Казаки, которые слышали этот разговор, потом не раз укоряли незадачливого богатыря:
– Дурила ты, Николай, попросил бы родственничка понастойчивей, может быть он и отставку от действительной тебе выхлопотал. А там, глядишь, как и у него судьба твоя бы сложилась. Сначала в Италию, а потом – в Большой театр.
Судьба Николая Власова сложилась совсем по-другому: попал он не в Италию, а на службу в польский городок Замостье. А вместо Большого театра ему довелось обживаться в большой казарме.
Но голос всё же ему пригодился. Пусть не как оперному певцу, а всего лишь, для начала, как сотенному запевале. Когда же выбился Николай в урядники, а потом и стал вахмистром учебной команды, то его пугающе-властный голосище запомнило не одно поколение новобранцев.
По вечерам он подавал очень любимую молодыми казаками уставную команду:
– Накройсь! – и разом гасли все лампадки по углам казармы.

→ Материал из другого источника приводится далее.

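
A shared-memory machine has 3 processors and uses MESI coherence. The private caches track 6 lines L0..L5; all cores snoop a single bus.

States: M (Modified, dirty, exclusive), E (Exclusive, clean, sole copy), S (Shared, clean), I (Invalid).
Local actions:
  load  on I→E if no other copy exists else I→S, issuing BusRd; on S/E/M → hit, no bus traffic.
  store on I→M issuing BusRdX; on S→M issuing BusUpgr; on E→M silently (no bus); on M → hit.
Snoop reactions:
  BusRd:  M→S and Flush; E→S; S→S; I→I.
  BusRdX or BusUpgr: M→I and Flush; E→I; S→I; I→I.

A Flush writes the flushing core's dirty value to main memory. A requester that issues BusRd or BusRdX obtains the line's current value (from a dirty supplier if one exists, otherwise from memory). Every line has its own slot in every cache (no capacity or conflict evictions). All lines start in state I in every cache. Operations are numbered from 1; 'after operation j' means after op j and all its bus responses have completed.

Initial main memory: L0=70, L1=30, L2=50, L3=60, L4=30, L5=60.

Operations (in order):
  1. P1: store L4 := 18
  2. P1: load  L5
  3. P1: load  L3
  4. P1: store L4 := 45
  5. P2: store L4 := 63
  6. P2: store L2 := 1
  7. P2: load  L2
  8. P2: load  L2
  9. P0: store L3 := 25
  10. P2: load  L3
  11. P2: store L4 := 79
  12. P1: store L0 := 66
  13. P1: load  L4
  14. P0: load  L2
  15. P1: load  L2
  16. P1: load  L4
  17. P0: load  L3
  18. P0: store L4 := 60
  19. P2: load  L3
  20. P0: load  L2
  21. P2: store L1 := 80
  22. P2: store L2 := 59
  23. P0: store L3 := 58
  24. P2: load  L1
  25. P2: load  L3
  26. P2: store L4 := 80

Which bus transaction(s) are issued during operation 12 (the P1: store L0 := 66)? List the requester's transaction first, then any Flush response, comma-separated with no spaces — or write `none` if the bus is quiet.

bus = BusRdX

  op1 P1: store L4 := 18 → I/M/I on L4; bus BusRdX; mem=30
  op2 P1: load  L5 → I/E/I on L5; bus BusRd; mem=60
  op3 P1: load  L3 → I/E/I on L3; bus BusRd; mem=60
  op4 P1: store L4 := 45 → I/M/I on L4; bus (none); mem=30
  op5 P2: store L4 := 63 → I/I/M on L4; bus BusRdX Flush; mem=45
  op6 P2: store L2 := 1 → I/I/M on L2; bus BusRdX; mem=50
  op7 P2: load  L2 → I/I/M on L2; bus (none); mem=50
  op8 P2: load  L2 → I/I/M on L2; bus (none); mem=50
  op9 P0: store L3 := 25 → M/I/I on L3; bus BusRdX; mem=60
  op10 P2: load  L3 → S/I/S on L3; bus BusRd Flush; mem=25
  op11 P2: store L4 := 79 → I/I/M on L4; bus (none); mem=45
  op12 P1: store L0 := 66 → I/M/I on L0; bus BusRdX; mem=70
  op13 P1: load  L4 → I/S/S on L4; bus BusRd Flush; mem=79
  op14 P0: load  L2 → S/I/S on L2; bus BusRd Flush; mem=1
  op15 P1: load  L2 → S/S/S on L2; bus BusRd; mem=1
  op16 P1: load  L4 → I/S/S on L4; bus (none); mem=79
  op17 P0: load  L3 → S/I/S on L3; bus (none); mem=25
  op18 P0: store L4 := 60 → M/I/I on L4; bus BusRdX; mem=79
  op19 P2: load  L3 → S/I/S on L3; bus (none); mem=25
  op20 P0: load  L2 → S/S/S on L2; bus (none); mem=1
  op21 P2: store L1 := 80 → I/I/M on L1; bus BusRdX; mem=30
  op22 P2: store L2 := 59 → I/I/M on L2; bus BusUpgr; mem=1
  op23 P0: store L3 := 58 → M/I/I on L3; bus BusUpgr; mem=25
  op24 P2: load  L1 → I/I/M on L1; bus (none); mem=30
  op25 P2: load  L3 → S/I/S on L3; bus BusRd Flush; mem=58
  op26 P2: store L4 := 80 → I/I/M on L4; bus BusRdX Flush; mem=60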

Голосом своим он, как пастух бичом, гонял казаков по затоптанному до каменного состояния полковому плацу. Поднимал, как воробышков из-под застрех тех, кто пытался прикорнуть после обеда в укромном уголке.
Владея своим басом в совершенстве, он нагонял на своих подчиненных такого страху, что те боялись звуков его приближающегося голоса, куда больше, чем будущего врага, к встрече в бою с которым и готовили казаков в учебной полковой команде.